Às 23h47 de uma terça-feira gelada, eu perdi o último ônibus porque meu gerente me segurou discutindo sobre uma conta que nem tinha sido erro meu.
Eu tinha R$ 80 na conta.
Então peguei o atalho pelo estacionamento ao lado do antigo Teatro Meridian.
No meio do segundo andar, ouvi uma tosse.
Fraca. Molhada. Errada.
Quase continuei andando.
Aí veio de novo.
Encontrei uma menininha encolhida encostada num pilar de concreto. Não devia ter mais de seis anos. Usava um casaco azul-marinho, um sapatinho preto brilhante e, no outro pé, uma meia branca imunda.
Os lábios dela estavam pálidos.
— Amorzinho, você está me ouvindo?
Os olhos dela mal conseguiram me achar.
— Frio — ela sussurrou.
Tirei meu casaco e enrolei nela, depois fui pegar meu celular.
Foi quando ela colocou o dela na minha mão.
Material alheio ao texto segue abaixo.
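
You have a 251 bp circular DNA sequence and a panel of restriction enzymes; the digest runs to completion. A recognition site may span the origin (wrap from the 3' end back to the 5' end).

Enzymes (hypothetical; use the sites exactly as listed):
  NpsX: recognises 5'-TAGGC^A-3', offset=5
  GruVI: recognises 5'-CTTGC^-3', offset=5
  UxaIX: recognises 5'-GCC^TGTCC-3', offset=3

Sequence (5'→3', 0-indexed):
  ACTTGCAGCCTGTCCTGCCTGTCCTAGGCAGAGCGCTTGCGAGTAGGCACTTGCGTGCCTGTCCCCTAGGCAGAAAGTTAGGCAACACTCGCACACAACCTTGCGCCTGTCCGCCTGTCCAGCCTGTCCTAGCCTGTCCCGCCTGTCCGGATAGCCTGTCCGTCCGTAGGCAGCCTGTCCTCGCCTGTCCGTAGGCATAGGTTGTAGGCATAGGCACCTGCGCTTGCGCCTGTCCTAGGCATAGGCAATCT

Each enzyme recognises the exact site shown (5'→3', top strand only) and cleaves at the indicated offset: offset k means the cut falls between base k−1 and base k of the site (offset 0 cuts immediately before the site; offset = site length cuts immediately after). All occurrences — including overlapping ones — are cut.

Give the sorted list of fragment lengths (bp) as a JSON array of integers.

Scan for sites:
  NpsX TAGGCA/5: at [24, 43, 66, 78, 166, 191, 204, 210, 235, 241] ⇒ [29, 48, 71, 83, 171, 196, 209, 215, 240, 246]
  GruVI CTTGC/5: at [1, 35, 49, 99, 222] ⇒ [6, 40, 54, 104, 227]
  UxaIX GCCTGTCC/3: at [7, 16, 56, 104, 112, 121, 131, 140, 153, 172, 182, 227] ⇒ [10, 19, 59, 107, 115, 124, 134, 143, 156, 175, 185, 230]

Pooled cuts: [6, 10, 19, 29, 40, 48, 54, 59, 71, 83, 104, 107, 115, 124, 134, 143, 156, 171, 175, 185, 196, 209, 215, 227, 230, 240, 246]

Fragments:
  6→10: 4 bp
  10→19: 9 bp
  19→29: 10 bp
  29→40: 11 bp
  40→48: 8 bp
  48→54: 6 bp
  54→59: 5 bp
  59→71: 12 bp
  71→83: 12 bp
  83→104: 21 bp
  104→107: 3 bp
  107→115: 8 bp
  115→124: 9 bp
  124→134: 10 bp
  134→143: 9 bp
  143→156: 13 bp
  156→171: 15 bp
  171→175: 4 bp
  175→185: 10 bp
  185→196: 11 bp
  196→209: 13 bp
  209→215: 6 bp
  215→227: 12 bp
  227→230: 3 bp
  230→240: 10 bp
  240→246: 6 bp
  246→6 (wrap): 251-246+6 = 11 bp

[3,3,4,4,5,6,6,6,8,8,9,9,9,10,10,10,10,11,11,11,12,12,12,13,13,15,21]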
Na tela, um contato salvo como PAI.
Embaixo, um nome que fez meu estômago virar.
Harlan Voss.
Todo mundo em Detroit conhecia aquele nome.
Liguei mesmo assim.
Ele atendeu no primeiro toque.
— Você tem dez segundos.
— Achei sua filha perto do Teatro Meridian. Ela está com dificuldade pra respirar, o pulso está fraco e ela está sem um sapato.
Silêncio.
Depois a voz dele mudou.
— Ela está consciente?
— Mal. Vou chamar uma ambulância.
— Minha equipe médica chega primeiro.
— Não é assim que emergência funciona.
— Hoje é.
Os olhos da menina tremeram e fecharam.
— O nome dela é Belle — ele disse, seco. — Problema no coração. Mantenha ela sentada, apoiada. Nada de comida. Nada de água. Estou a quatro minutos.
— Belle? — Toquei o rosto dela. — Abre os olhinhos pra mim.
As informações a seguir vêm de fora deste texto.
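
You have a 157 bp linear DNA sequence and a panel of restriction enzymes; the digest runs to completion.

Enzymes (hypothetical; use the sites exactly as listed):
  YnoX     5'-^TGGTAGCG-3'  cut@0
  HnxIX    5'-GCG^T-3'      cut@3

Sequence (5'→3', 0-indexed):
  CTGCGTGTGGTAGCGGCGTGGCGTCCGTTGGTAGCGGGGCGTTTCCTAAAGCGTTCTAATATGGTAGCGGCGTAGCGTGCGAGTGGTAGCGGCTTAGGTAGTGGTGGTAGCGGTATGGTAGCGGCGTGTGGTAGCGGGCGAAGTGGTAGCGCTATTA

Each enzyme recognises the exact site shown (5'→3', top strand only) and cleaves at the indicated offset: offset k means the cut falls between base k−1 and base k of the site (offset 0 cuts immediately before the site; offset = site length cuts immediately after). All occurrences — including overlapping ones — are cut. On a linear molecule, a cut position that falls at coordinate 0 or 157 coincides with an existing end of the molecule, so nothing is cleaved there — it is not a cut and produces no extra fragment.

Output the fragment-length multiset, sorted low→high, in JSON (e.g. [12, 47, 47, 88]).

Per-enzyme occurrences:
  YnoX (TGGTAGCG, off=0): starts [7, 28, 61, 83, 104, 115, 128, 143] → cuts [7, 28, 61, 83, 104, 115, 128, 143]
  HnxIX (GCGT, off=3): starts [2, 15, 20, 38, 50, 69, 74, 123] → cuts [5, 18, 23, 41, 53, 72, 77, 126]

All cut coordinates (distinct, sorted): [5, 7, 18, 23, 28, 41, 53, 61, 72, 77, 83, 104, 115, 126, 128, 143]

Fragment lengths:
  [0,5): 5 bp
  [5,7): 2 bp
  [7,18): 11 bp
  [18,23): 5 bp
  [23,28): 5 bp
  [28,41): 13 bp
  [41,53): 12 bp
  [53,61): 8 bp
  [61,72): 11 bp
  [72,77): 5 bp
  [77,83): 6 bp
  [83,104): 21 bp
  [104,115): 11 bp
  [115,126): 11 bp
  [126,128): 2 bp
  [128,143): 15 bp
  [143,157): 14 bp

[2,2,5,5,5,5,6,8,11,11,11,11,12,13,14,15,21]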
Ela conseguiu, por menos de um segundo.
— Qual é o seu nome? — ele exigiu.
— Rue Callaway.
Ele repetiu.
Devagar.
Depois vieram as palavras que eu nunca esqueceria.
— Rue Callaway, não deixe minha filha sozinha.
A ligação caiu.
Menos de quatro minutos depois, pneus cantaram lá embaixo.
Três SUVs pretos invadiram o andar. Homens de casaco escuro saltaram antes mesmo dos carros pararem de vez, se espalhando pela garagem como se cada sombra ali já fosse deles.
Então Harlan Voss desceu do SUV do meio.
Primeiro ele viu Belle.
Depois meu casaco enrolado no corpinho tremendo dela.
Depois eu — ajoelhada no concreto gelado, de uniforme de garçonete, segurando a mão da filha dele.
A expressão dele era assustadoramente calma.
— Qual de vocês — perguntou o homem mais temido de Detroit — encontrou minha filha?
Engoli seco.
— Fui eu.
E no instante em que os olhos dele travaram nos meus, eu soube que perder aquele ônibus tinha acabado de mudar minha vida para sempre.